# Not enough lye- please help!



## chellmarie (Feb 24, 2016)

Hello all! I have five batches of basic soap under my belt and decided to try a new recipe. The recipe itself I'm sure is fine but here is the problem. After reading the posts here, I decided to switch from glass containers to mix my lye in to the plastic container the lye came in. I thought I mixed it well but some of the lye apparently crystallized at the bottom. I didn't notice until I had poured the soap in the mold. I did see the mixture emulsify and I got a thin trace before I burned out the motor in my stick blender  48 hours later I cut it. 5 days later it is still soft. 
Here are my questions- do you think it will ever harden? Will the oils turn rancid since the soap is super superfatted (is that a word?) is there something I could do to "fix it" at this point? I cut a small piece of and it does make bubbles. I can squash the piece I cut into any shape I want however...


----------



## SparksnFlash (Feb 24, 2016)

You could wait and see if it hardens.  I had something like that happen - where the soap was squishy, kind of putty-like.  I put it in a plastic bag and used it much later for interesting embeds in another soap.  It all turned out fine.  Silly thing is, I wanted to do it again, because it worked out so well in the end -- I can't seem to duplicate whatever it was I did.  (Sigh)


----------



## topofmurrayhill (Feb 25, 2016)

It won't get DOS any faster. Fatty acids oxidize whether they are oil or soap.

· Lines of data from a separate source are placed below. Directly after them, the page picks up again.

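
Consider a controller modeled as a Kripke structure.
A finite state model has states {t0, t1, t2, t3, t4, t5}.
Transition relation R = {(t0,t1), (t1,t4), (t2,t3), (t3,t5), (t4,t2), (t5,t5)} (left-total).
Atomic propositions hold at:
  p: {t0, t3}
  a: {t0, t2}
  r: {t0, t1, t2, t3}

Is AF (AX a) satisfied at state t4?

Yes

Sat(AX a) = {s : every successor in {t0, t2}} = {t4}
AF (AX a): least fixpoint, start Z0 = {t4}, add states with every successor in Z. Z1 = {t1, t4}; Z2 = {t0, t1, t4}; fixed.
Sat(AF (AX a)) = {t0, t1, t4}
t4 ∈ Sat(AF (AX a)) = {t0, t1, t4}, so the formula holds at t4.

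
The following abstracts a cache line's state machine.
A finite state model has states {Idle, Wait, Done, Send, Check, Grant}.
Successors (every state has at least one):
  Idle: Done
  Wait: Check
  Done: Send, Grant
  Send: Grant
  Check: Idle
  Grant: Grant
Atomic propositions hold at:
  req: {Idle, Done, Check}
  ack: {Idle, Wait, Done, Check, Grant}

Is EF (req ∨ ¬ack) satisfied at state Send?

Yes

Sat(¬ack) = {Send}
Sat(req ∨ ¬ack) = {Idle, Done, Send, Check}
EF (req ∨ ¬ack): least fixpoint, start Z0 = {Idle, Done, Send, Check}, add states with some successor in Z. Z1 = {Idle, Wait, Done, Send, Check}; fixed.
Sat(EF (req ∨ ¬ack)) = {Idle, Wait, Done, Send, Check}
Send ∈ Sat(EF (req ∨ ¬ack)) = {Idle, Wait, Done, Send, Check}, so the formula holds at Send.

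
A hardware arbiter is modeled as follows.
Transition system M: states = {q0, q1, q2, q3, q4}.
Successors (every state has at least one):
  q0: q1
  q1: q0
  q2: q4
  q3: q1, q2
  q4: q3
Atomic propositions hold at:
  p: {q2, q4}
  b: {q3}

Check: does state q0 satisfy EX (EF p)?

EF p: least fixpoint, start Z0 = {q2, q4}, add states with some successor in Z. Z1 = {q2, q3, q4}; fixed.
Sat(EF p) = {q2, q3, q4}
Sat(EX (EF p)) = {s : some successor in {q2, q3, q4}} = {q2, q3, q4}
q0 ∉ Sat(EX (EF p)) = {q2, q3, q4}, so the formula does not hold at q0.

No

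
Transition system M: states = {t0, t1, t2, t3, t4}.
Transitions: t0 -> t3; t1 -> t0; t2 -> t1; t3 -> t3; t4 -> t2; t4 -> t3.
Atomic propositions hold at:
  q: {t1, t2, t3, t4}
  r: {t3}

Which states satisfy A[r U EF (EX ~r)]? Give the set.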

The things you can do to "fix" it cost you time and effort and probably aesthetic appeal. It's not worth doing for a soap that still quite usable. It's different from your other batches, but just roll with it. It will get harder as moisture decreases during the cure. If at this point you are getting bubbles and things don't feel too weird, it works as soap. Put it away for later enjoyment.

For the sake of completeness I might add that you could re-batch it if you had a reasonable estimate for how much lye to add. But the difference between CP soap and rebatch is like the difference between people and zombies.


----------



## chellmarie (Feb 25, 2016)

Gini said:


> You could wait and see if it hardens.  I had something like that happen - where the soap was squishy, kind of putty-like.  I put it in a plastic bag and used it much later for interesting embeds in another soap.  It all turned out fine.  Silly thing is, I wanted to do it again, because it worked out so well in the end -- I can't seem to duplicate whatever it was I did.  (Sigh)

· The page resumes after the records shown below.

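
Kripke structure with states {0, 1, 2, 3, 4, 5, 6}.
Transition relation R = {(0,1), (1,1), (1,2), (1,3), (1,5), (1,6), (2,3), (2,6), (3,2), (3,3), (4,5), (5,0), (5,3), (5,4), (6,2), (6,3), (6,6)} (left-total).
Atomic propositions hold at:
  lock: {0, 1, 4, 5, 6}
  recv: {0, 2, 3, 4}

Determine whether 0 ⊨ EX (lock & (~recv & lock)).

Sat(~recv) = {1, 5, 6}
Sat(~recv & lock) = {1, 5, 6}
Sat(lock & (~recv & lock)) = {1, 5, 6}
Sat(EX (lock & (~recv & lock))) = {s : some successor in {1, 5, 6}} = {0, 1, 2, 4, 6}
0 ∈ Sat(EX (lock & (~recv & lock))) = {0, 1, 2, 4, 6}, so the formula holds at 0.

Yes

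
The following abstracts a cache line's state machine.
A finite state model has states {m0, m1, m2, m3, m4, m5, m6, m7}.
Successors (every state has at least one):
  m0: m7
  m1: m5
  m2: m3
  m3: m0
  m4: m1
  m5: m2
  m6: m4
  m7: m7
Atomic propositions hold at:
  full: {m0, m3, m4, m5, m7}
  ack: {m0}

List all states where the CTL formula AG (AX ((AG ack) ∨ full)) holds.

{m0, m2, m3, m7}

AG ack: greatest fixpoint, start Z0 = {m0}, keep only states in Sat with every successor in Z. Z1 = ∅; fixed.
Sat(AG ack) = ∅
Sat((AG ack) ∨ full) = {m0, m3, m4, m5, m7}
Sat(AX ((AG ack) ∨ full)) = {s : every successor in {m0, m3, m4, m5, m7}} = {m0, m1, m2, m3, m6, m7}
AG (AX ((AG ack) ∨ full)): greatest fixpoint, start Z0 = {m0, m1, m2, m3, m6, m7}, keep only states in Sat with every successor in Z. Z1 = {m0, m2, m3, m7}; fixed.
Sat(AG (AX ((AG ack) ∨ full))) = {m0, m2, m3, m7}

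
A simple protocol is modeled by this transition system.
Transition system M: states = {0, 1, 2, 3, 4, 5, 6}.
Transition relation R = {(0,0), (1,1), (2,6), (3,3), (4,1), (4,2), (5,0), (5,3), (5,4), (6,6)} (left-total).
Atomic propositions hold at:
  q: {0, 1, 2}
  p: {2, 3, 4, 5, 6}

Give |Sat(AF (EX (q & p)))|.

Sat(q & p) = {2}
Sat(EX (q & p)) = {s : some successor in {2}} = {4}
AF (EX (q & p)): least fixpoint, start Z0 = {4}, add states with every successor in Z. Already a fixed point.
Sat(AF (EX (q & p))) = {4}
|Sat(AF (EX (q & p)))| = |{4}| = 1.

1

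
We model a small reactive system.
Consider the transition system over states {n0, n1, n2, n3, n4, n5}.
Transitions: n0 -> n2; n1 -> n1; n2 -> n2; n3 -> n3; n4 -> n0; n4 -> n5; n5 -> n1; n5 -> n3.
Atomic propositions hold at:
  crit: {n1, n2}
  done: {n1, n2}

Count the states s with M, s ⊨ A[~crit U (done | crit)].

3

Sat(~crit) = {n0, n3, n4, n5}
Sat(done | crit) = {n1, n2}
A[~crit U (done | crit)]: least fixpoint, start Z0 = Sat((done | crit)) = {n1, n2}, add states in Sat(~crit) with every successor in Z. Z1 = {n0, n1, n2}; fixed.
Sat(A[~crit U (done | crit)]) = {n0, n1, n2}
|Sat(A[~crit U (done | crit)])| = |{n0, n1, n2}| = 3.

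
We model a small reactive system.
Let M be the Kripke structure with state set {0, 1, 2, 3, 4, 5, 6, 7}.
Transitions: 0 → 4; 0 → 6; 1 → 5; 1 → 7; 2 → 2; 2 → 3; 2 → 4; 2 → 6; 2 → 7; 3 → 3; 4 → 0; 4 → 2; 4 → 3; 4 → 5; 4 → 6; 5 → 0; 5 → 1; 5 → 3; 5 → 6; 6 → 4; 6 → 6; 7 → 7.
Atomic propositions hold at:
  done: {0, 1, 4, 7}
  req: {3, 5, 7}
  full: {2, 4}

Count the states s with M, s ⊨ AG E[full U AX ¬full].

Sat(¬full) = {0, 1, 3, 5, 6, 7}
Sat(AX ¬full) = {s : every successor in {0, 1, 3, 5, 6, 7}} = {1, 3, 5, 7}
E[full U AX ¬full]: least fixpoint, start Z0 = Sat(AX ¬full) = {1, 3, 5, 7}, add states in Sat(full) with some successor in Z. Z1 = {1, 2, 3, 4, 5, 7}; fixed.
Sat(E[full U AX ¬full]) = {1, 2, 3, 4, 5, 7}
AG E[full U AX ¬full]: greatest fixpoint, start Z0 = {1, 2, 3, 4, 5, 7}, keep only states in Sat with every successor in Z. Z1 = {1, 3, 7}; Z2 = {3, 7}; fixed.
Sat(AG E[full U AX ¬full]) = {3, 7}
|Sat(AG E[full U AX ¬full])| = |{3, 7}| = 2.

2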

Thank you! My initial thought after realizing my mistake was "this will probably be the best bar of soap I'll ever make and I'll never be able to duplicate it" LOL


topofmurrayhill said:


> It won't get DOS any faster. Fatty acids oxidize whether they are oil or soap.
> 
> 
> 
> ...




Thanks you! I need to learn more about the DOS. How they happen, how to prevent them etc. I was wondering if a rebatch would fix it, but it is defiantly usable and I will just keep it as is. Besides, I don't what to mess with zombie soap!


----------